When this crucial tome is complete, it needs the clincher – a one-page summary. In this summary, you should cover the following points:

  • The premises
  • Your advantages over competitors and your USP
  • Your customer base
  • The potential for growth and the previous quantified growth
  • Your reason for selling the business
  • The standard financials:
  • Revenue
  • Gross profit
  • EBITDA – Earnings Before Interest, Taxes, Depreciation, and Amortisation


Now you are ready to put your prized possession out there on the market and start attracting buyers. Nowadays, as with many things in our new digital world, this will involve finding a digital platform on which to promote your business for sale.

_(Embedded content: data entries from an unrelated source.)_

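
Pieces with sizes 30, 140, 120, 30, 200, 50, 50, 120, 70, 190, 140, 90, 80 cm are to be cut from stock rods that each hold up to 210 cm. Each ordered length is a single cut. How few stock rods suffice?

7

Total = 200 + 190 + 140 + 140 + 120 + 120 + 90 + 80 + 70 + 50 + 50 + 30 + 30 = 1310 cm.
Lower bound: ⌈1310/210⌉ = 7 stock rods.
A packing using 7 stock rods:
  stock rod 1: 200 = 200
  stock rod 2: 190 = 190
  stock rod 3: 140 + 70 = 210
  stock rod 4: 140 + 50 = 190
  stock rod 5: 120 + 90 = 210
  stock rod 6: 120 + 80 = 200
  stock rod 7: 50 + 30 + 30 = 110
This matches the lower bound, so 7 is optimal.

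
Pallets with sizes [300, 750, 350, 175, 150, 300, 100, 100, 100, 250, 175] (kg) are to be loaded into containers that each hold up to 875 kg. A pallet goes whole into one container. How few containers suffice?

4

Total = 750 + 350 + 300 + 300 + 250 + 175 + 175 + 150 + 100 + 100 + 100 = 2750 kg.
Lower bound: ⌈2750/875⌉ = 4 containers.
A packing using 4 containers:
  container 1: 750 + 100 = 850
  container 2: 350 + 300 + 175 = 825
  container 3: 300 + 250 + 175 + 150 = 875
  container 4: 100 + 100 = 200
This matches the lower bound, so 4 is optimal.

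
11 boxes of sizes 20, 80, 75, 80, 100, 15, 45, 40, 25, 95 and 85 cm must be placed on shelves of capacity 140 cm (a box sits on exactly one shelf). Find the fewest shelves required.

6

Total = 100 + 95 + 85 + 80 + 80 + 75 + 45 + 40 + 25 + 20 + 15 = 660 cm.
Lower bound: ⌈660/140⌉ = 5 shelves.
Also, 6 boxes each exceed 70 cm, and no two of those can share a shelf, so at least 6 shelves are needed.
A packing using 6 shelves:
  shelf 1: 100 + 40 = 140
  shelf 2: 95 + 45 = 140
  shelf 3: 85 + 25 + 20 = 130
  shelf 4: 80 + 15 = 95
  shelf 5: 80 = 80
  shelf 6: 75 = 75
This matches the lower bound, so 6 is optimal.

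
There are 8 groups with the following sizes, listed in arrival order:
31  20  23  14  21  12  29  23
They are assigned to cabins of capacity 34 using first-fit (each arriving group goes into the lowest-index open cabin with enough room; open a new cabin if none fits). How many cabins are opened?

  31 → cabin 1 (new)  [load 31/34]
  20 → cabin 2 (new)  [load 20/34]
  23 → cabin 3 (new)  [load 23/34]
  14 → cabin 2  [load 34/34]
  21 → cabin 4 (new)  [load 21/34]
  12 → cabin 4  [load 33/34]
  29 → cabin 5 (new)  [load 29/34]
  23 → cabin 6 (new)  [load 23/34]
6 cabins opened.

6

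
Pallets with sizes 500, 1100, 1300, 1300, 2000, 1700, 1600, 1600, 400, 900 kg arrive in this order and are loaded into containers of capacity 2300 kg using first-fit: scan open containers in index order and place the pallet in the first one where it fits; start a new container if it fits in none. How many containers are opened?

7

  500 → container 1 (new)  [load 500/2300]
  1100 → container 1  [load 1600/2300]
  1300 → container 2 (new)  [load 1300/2300]
  1300 → container 3 (new)  [load 1300/2300]
  2000 → container 4 (new)  [load 2000/2300]
  1700 → container 5 (new)  [load 1700/2300]
  1600 → container 6 (new)  [load 1600/2300]
  1600 → container 7 (new)  [load 1600/2300]
  400 → container 1  [load 2000/2300]
  900 → container 2  [load 2200/2300]
7 containers opened.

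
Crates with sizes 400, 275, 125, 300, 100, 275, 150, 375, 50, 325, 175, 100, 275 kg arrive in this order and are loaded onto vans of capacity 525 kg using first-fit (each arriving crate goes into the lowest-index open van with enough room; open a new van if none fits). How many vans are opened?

7

  400 → van 1 (new)  [load 400/525]
  275 → van 2 (new)  [load 275/525]
  125 → van 1  [load 525/525]
  300 → van 3 (new)  [load 300/525]
  100 → van 2  [load 375/525]
  275 → van 4 (new)  [load 275/525]
  150 → van 2  [load 525/525]
  375 → van 5 (new)  [load 375/525]
  50 → van 3  [load 350/525]
  325 → van 6 (new)  [load 325/525]
  175 → van 3  [load 525/525]
  100 → van 4  [load 375/525]
  275 → van 7 (new)  [load 275/525]
7 vans opened.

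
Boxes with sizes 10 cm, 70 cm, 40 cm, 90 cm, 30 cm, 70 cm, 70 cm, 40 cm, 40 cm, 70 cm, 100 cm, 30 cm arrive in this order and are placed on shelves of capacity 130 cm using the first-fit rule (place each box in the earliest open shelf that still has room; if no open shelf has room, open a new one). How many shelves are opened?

  10 → shelf 1 (new)  [load 10/130]
  70 → shelf 1  [load 80/130]
  40 → shelf 1  [load 120/130]
  90 → shelf 2 (new)  [load 90/130]
  30 → shelf 2  [load 120/130]
  70 → shelf 3 (new)  [load 70/130]
  70 → shelf 4 (new)  [load 70/130]
  40 → shelf 3  [load 110/130]
  40 → shelf 4  [load 110/130]
  70 → shelf 5 (new)  [load 70/130]
  100 → shelf 6 (new)  [load 100/130]
  30 → shelf 5  [load 100/130]
6 shelves opened.

6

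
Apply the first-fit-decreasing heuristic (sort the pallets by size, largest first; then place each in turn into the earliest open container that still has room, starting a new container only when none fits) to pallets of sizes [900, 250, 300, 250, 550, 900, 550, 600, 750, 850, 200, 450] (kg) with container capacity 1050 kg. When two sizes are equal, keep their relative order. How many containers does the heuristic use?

7

Sorted descending: 900, 900, 850, 750, 600, 550, 550, 450, 300, 250, 250, 200.
  900 → container 1 (new)  [load 900/1050]
  900 → container 2 (new)  [load 900/1050]
  850 → container 3 (new)  [load 850/1050]
  750 → container 4 (new)  [load 750/1050]
  600 → container 5 (new)  [load 600/1050]
  550 → container 6 (new)  [load 550/1050]
  550 → container 7 (new)  [load 550/1050]
  450 → container 5  [load 1050/1050]
  300 → container 4  [load 1050/1050]
  250 → container 6  [load 800/1050]
  250 → container 6  [load 1050/1050]
  200 → container 3  [load 1050/1050]
7 containers opened.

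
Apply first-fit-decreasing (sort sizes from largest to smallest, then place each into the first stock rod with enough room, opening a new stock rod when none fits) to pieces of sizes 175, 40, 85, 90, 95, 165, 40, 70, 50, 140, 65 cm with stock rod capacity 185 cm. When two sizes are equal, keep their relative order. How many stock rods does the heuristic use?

6

Sorted descending: 175, 165, 140, 95, 90, 85, 70, 65, 50, 40, 40.
  175 → stock rod 1 (new)  [load 175/185]
  165 → stock rod 2 (new)  [load 165/185]
  140 → stock rod 3 (new)  [load 140/185]
  95 → stock rod 4 (new)  [load 95/185]
  90 → stock rod 4  [load 185/185]
  85 → stock rod 5 (new)  [load 85/185]
  70 → stock rod 5  [load 155/185]
  65 → stock rod 6 (new)  [load 65/185]
  50 → stock rod 6  [load 115/185]
  40 → stock rod 3  [load 180/185]
  40 → stock rod 6  [load 155/185]
6 stock rods opened.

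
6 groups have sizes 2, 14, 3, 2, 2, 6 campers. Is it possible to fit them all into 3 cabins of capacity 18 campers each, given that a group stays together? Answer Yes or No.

Yes

A valid assignment using 2 cabins:
  cabin 1: 14 + 3 = 17
  cabin 2: 6 + 2 + 2 + 2 = 12
That uses only 2 ≤ 3, so 3 cabins are enough.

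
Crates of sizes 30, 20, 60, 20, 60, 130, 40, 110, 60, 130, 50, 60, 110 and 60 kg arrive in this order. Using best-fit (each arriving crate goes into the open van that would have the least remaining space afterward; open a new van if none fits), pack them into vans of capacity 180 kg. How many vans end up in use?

  30 → van 1 (new)  [load 30/180]
  20 → van 1  [load 50/180]
  60 → van 1  [load 110/180]
  20 → van 1  [load 130/180]
  60 → van 2 (new)  [load 60/180]
  130 → van 3 (new)  [load 130/180]
  40 → van 1  [load 170/180]
  110 → van 2  [load 170/180]
  60 → van 4 (new)  [load 60/180]
  130 → van 5 (new)  [load 130/180]
  50 → van 3  [load 180/180]
  60 → van 4  [load 120/180]
  110 → van 6 (new)  [load 110/180]
  60 → van 4  [load 180/180]
6 vans opened.

6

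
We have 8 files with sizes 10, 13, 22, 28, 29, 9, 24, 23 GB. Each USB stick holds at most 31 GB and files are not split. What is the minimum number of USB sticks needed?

6

Total = 29 + 28 + 24 + 23 + 22 + 13 + 10 + 9 = 158 GB.
Lower bound: ⌈158/31⌉ = 6 USB sticks.
A packing using 6 USB sticks:
  USB stick 1: 29 = 29
  USB stick 2: 28 = 28
  USB stick 3: 24 = 24
  USB stick 4: 23 = 23
  USB stick 5: 22 + 9 = 31
  USB stick 6: 13 + 10 = 23
This matches the lower bound, so 6 is optimal.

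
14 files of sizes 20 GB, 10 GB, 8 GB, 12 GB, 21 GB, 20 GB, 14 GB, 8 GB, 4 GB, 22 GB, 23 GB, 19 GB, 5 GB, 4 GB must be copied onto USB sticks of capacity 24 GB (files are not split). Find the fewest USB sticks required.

9

Total = 23 + 22 + 21 + 20 + 20 + 19 + 14 + 12 + 10 + 8 + 8 + 5 + 4 + 4 = 190 GB.
Lower bound: ⌈190/24⌉ = 8 USB sticks.
A packing using 9 USB sticks:
  USB stick 1: 23 = 23
  USB stick 2: 22 = 22
  USB stick 3: 21 = 21
  USB stick 4: 20 + 4 = 24
  USB stick 5: 20 + 4 = 24
  USB stick 6: 19 + 5 = 24
  USB stick 7: 14 + 10 = 24
  USB stick 8: 12 + 8 = 20
  USB stick 9: 8 = 8
No arrangement into 8 USB sticks stays within capacity, so 9 is optimal.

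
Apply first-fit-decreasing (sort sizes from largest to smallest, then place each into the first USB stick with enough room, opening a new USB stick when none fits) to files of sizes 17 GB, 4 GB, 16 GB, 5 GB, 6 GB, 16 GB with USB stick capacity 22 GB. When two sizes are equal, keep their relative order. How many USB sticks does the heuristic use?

Sorted descending: 17, 16, 16, 6, 5, 4.
  17 → USB stick 1 (new)  [load 17/22]
  16 → USB stick 2 (new)  [load 16/22]
  16 → USB stick 3 (new)  [load 16/22]
  6 → USB stick 2  [load 22/22]
  5 → USB stick 1  [load 22/22]
  4 → USB stick 3  [load 20/22]
3 USB sticks opened.

3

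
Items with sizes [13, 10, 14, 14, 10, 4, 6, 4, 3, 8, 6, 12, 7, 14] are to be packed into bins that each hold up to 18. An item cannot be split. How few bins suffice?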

The most popular online platforms are currently in the UK are Businesses for Sale, Daltons, Rightbiz and Bizdaq. Some entrepreneurs advertise on Gumtree as well, but your business broker will give you the best advice and direction on the most appropriate platform for your industry and target buyers.

As an entrepreneur, you will undoubtedly have many creative ideas on the sale of your business, and, indeed, there are many ways to make a sale. Exercise your entrepreneurial muscles and think outside the box. Potential buyers can be found amongst your competitors, customers and suppliers, and they will have a deeper understanding of your business.